Srinivas Dwarapudi

Effect of alumina on slag–metal separation during iron nugget formation from high alumina Indian iron ore fines

Abstract Iron nuggets can be obtained from ore–coal composite pellets by high temperature reduction. Alumina in the ore plays a vital role in slag–metal separation during nugget formation, as it increases the liquidus temperature of the slag. In this study, the effect of carbon content, reduction temperature and lime addition on slag–metal separation and nugget formation of varying alumina iron ore fines were studied by means of thermodynamic modelling. The results were validated by conducting experiments using iron ore fines with alumina levels ranging from 1·85 to 6·15%. Results showed that increase in reduction temperature enhances slag metal separation, whereas increasing alumina and carbon content beyond the optimum level adversely affects separation. Carbon below the required amount decreases the metal recovery, and carbon above the required amount reduces the silica and alters the slag chemistry. Optimum conditions were established to produce iron nuggets with complete slag–metal separation using iron ore–coal composite pellets made from high alumina iron ore fines. These were reduction temperature of 1400°C, reduction time minimum of 15 min, carbon input of 80% of theoretical requirement and CaO input of 2·3, 3·0 and 4·2 wt-% for 1·85, 4·0 and 6·15 wt-% alumina ores respectively.

Effect of fluxing agents on reduction degradation behaviour of hematite pellets

During induration at a high temperature, a considerable amount of slag/melt phase forms inside the iron ore pellets, comprising SiO2, Al2O3, CaO, MgO and FeO. After cooling, the slag phase solidifies and acts as an important bonding phase in the finished pellets and influences their room temperature as well as high temperature properties, especially reduction degradation. Fluxing agents play an important role in forming these bonding phases depending on the type and amount of flux. In the present study, the effect of different fluxing agents, namely, limestone, dolomite, magnesite and pyroxenite, on melt formation and microstructure during induration and on reduction degradation behaviour during reduction was examined. From the results, it was understood that to reduce the disintegration during reduction it is essential to increase the amount and distribution of bonding phases like silicates, which are more stable as compared to oxide phases like hematite. Acid pellets exhibited highest reduction degradation due to the presence of more hematite bonds and less silicate bonds. In limestone fluxed pellets, reduction degradation index dropped considerably with increasing CaO content due to the formation of more amount of bonding phase.
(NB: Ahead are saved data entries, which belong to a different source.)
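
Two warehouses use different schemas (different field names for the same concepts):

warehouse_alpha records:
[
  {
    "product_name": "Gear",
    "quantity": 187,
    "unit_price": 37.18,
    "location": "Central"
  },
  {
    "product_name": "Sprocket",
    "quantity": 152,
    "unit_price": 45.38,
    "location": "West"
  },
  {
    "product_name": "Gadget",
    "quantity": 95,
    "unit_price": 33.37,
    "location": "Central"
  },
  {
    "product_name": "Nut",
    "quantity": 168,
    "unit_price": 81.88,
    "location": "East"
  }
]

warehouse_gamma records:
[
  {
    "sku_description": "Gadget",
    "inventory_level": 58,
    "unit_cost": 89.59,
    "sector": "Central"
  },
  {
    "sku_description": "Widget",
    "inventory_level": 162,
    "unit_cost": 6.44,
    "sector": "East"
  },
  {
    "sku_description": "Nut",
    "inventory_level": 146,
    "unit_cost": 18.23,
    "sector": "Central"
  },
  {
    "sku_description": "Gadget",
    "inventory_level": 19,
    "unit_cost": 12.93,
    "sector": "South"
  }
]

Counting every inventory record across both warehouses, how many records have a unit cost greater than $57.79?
2

Schema mapping: "unit_price" (warehouse_alpha) = "unit_cost" (warehouse_gamma) = unit cost

Records > $57.79 in warehouse_alpha: 1
Records > $57.79 in warehouse_gamma: 1

Total count: 1 + 1 = 2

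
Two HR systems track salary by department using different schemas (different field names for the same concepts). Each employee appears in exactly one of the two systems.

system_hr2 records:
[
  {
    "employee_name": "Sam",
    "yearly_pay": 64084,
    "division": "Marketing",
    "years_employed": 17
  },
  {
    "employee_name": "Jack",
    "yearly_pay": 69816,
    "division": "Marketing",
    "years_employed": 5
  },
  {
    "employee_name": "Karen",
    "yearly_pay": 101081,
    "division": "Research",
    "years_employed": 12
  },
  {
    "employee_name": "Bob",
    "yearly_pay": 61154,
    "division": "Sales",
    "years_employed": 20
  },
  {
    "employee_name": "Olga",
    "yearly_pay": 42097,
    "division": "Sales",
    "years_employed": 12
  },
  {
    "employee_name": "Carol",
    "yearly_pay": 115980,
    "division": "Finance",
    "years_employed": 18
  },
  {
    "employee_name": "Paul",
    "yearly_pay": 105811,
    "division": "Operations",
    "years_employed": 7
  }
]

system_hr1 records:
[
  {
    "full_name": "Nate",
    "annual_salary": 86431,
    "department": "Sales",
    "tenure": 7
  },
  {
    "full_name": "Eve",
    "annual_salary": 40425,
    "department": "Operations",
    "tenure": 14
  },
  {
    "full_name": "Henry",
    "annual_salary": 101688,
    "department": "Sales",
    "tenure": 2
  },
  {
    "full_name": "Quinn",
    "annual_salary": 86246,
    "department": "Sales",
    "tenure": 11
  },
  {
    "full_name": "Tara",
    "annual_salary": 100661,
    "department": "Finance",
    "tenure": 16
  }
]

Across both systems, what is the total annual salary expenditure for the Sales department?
377616

Schema mappings:
- "division" (system_hr2) = "department" (system_hr1) = department
- "yearly_pay" (system_hr2) = "annual_salary" (system_hr1) = salary

Sales salaries from system_hr2: 103251
Sales salaries from system_hr1: 274365

Total: 103251 + 274365 = 377616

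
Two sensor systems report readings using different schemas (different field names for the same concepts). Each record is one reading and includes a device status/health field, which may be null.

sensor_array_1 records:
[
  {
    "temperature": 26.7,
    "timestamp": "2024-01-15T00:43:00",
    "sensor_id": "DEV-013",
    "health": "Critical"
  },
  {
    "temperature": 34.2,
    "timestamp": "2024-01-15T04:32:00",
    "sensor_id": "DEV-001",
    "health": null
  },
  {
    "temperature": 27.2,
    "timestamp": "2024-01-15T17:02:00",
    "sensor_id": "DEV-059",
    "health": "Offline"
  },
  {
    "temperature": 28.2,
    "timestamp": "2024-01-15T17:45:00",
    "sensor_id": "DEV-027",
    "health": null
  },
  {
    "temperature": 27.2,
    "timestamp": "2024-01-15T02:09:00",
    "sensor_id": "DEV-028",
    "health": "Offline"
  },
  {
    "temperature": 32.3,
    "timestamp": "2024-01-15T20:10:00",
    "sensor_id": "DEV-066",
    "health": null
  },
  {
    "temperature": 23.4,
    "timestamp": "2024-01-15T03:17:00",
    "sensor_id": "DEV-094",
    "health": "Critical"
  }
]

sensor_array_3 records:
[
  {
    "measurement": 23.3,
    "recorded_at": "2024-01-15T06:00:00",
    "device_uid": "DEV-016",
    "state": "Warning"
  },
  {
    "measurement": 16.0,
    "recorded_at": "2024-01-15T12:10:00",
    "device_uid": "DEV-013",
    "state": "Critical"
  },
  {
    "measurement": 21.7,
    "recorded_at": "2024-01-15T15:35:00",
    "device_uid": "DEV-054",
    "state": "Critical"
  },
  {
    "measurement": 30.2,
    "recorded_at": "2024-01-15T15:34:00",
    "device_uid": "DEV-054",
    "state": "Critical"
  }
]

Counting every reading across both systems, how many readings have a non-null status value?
8

Schema mapping: "health" (sensor_array_1) = "state" (sensor_array_3) = status

Non-null in sensor_array_1: 4
Non-null in sensor_array_3: 4

Total non-null: 4 + 4 = 8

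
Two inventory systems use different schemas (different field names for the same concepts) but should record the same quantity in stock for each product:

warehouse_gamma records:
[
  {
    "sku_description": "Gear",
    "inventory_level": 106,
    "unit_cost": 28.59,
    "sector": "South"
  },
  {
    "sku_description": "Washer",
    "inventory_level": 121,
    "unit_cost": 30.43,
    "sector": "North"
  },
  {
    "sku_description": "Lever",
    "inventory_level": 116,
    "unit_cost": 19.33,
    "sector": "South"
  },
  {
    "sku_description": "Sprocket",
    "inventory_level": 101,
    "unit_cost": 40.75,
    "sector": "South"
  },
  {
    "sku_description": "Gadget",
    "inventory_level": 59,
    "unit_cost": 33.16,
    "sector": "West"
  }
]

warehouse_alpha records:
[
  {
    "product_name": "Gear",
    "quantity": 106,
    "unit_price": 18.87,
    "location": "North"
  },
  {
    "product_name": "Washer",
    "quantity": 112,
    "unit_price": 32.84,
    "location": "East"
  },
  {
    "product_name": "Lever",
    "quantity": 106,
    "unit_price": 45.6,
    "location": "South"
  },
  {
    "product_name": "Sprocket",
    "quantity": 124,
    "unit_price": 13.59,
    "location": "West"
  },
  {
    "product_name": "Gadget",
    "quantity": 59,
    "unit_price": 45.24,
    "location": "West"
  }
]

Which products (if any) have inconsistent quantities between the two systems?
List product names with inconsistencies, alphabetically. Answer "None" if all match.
Lever, Sprocket, Washer

Schema mappings:
- "sku_description" (warehouse_gamma) = "product_name" (warehouse_alpha) = product name
- "inventory_level" (warehouse_gamma) = "quantity" (warehouse_alpha) = quantity

Comparison:
  Gear: 106 vs 106 - MATCH
  Washer: 121 vs 112 - MISMATCH
  Lever: 116 vs 106 - MISMATCH
  Sprocket: 101 vs 124 - MISMATCH
  Gadget: 59 vs 59 - MATCH

Products with inconsistencies: Lever, Sprocket, Washer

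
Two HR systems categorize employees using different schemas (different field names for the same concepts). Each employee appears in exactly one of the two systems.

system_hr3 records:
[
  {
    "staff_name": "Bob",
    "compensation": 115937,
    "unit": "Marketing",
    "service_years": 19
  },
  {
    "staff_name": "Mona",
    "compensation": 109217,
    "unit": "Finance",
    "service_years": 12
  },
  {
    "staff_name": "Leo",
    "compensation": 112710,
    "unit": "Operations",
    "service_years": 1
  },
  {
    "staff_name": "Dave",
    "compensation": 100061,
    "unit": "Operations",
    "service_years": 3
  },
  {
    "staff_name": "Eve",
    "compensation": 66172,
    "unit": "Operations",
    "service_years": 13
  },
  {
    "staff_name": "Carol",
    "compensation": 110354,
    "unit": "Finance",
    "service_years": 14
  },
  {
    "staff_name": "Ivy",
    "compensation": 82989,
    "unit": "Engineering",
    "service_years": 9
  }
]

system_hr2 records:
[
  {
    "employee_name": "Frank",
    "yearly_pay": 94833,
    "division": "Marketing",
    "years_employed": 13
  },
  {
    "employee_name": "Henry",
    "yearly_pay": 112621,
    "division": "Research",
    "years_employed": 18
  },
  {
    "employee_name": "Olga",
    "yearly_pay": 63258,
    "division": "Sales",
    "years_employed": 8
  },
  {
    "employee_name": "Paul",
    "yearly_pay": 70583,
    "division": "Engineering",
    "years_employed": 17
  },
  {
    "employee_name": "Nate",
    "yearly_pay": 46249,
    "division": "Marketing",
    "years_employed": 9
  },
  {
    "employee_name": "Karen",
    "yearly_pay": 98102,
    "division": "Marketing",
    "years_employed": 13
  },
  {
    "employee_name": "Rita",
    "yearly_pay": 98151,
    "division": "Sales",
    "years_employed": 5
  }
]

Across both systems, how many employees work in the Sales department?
2

Schema mapping: "unit" (system_hr3) = "division" (system_hr2) = department

Sales employees in system_hr3: 0
Sales employees in system_hr2: 2

Total in Sales: 0 + 2 = 2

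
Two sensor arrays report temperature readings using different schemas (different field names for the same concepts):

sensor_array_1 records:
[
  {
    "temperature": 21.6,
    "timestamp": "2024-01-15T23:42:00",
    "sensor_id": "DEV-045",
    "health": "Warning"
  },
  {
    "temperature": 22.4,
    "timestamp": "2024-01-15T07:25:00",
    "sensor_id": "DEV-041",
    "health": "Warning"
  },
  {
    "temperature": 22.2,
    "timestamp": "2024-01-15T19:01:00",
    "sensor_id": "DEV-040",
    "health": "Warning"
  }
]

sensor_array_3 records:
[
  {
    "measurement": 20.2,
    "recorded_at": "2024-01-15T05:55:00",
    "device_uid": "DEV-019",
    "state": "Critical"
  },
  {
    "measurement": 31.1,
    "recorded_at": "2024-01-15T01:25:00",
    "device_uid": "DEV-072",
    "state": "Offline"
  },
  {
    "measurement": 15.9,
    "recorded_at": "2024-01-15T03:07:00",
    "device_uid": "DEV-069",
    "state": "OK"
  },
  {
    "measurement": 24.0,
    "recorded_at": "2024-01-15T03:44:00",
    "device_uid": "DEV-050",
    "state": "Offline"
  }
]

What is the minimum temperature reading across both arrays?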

Dolomite–pyroxenite pellets, on the other hand, showed lower reduction degradation index up to 0.4 basicity, and beyond that, higher degradation was observed due to the increased pore size, which resulted in poor strength of the reduced pellet matrix and hence more degradation. Low reduction degradation observed in pyroxenite and magnesite fluxed pellets could be due to the formation of magnesioferrite and silicate melt, which are more stable phases compared to hematite.

Application of artificial neural network model to predict reduction degradation index of iron oxide pellets

Abstract The reduction degradation index (RDI) is an important metallurgical property of iron ore pellets used for the production of RDI from shaft furnace or for use in blast furnaces. In order to develop a control strategy, a neural network model has been developed to predict the RDI of pellets from 13 input variables, namely feedrate of green pellets, bed height, burn through temperature, firing temperature, specific corex gas consumption, bentonite, moisture and carbon content in green pellets and Al2O3, SiO2, CaO, MgO and FeO in fired pellets. The RDI of pellets was more sensitive to variation in MgO, CaO, bentonite and green pellet carbon content. The predicted results were in good agreement with the actual data.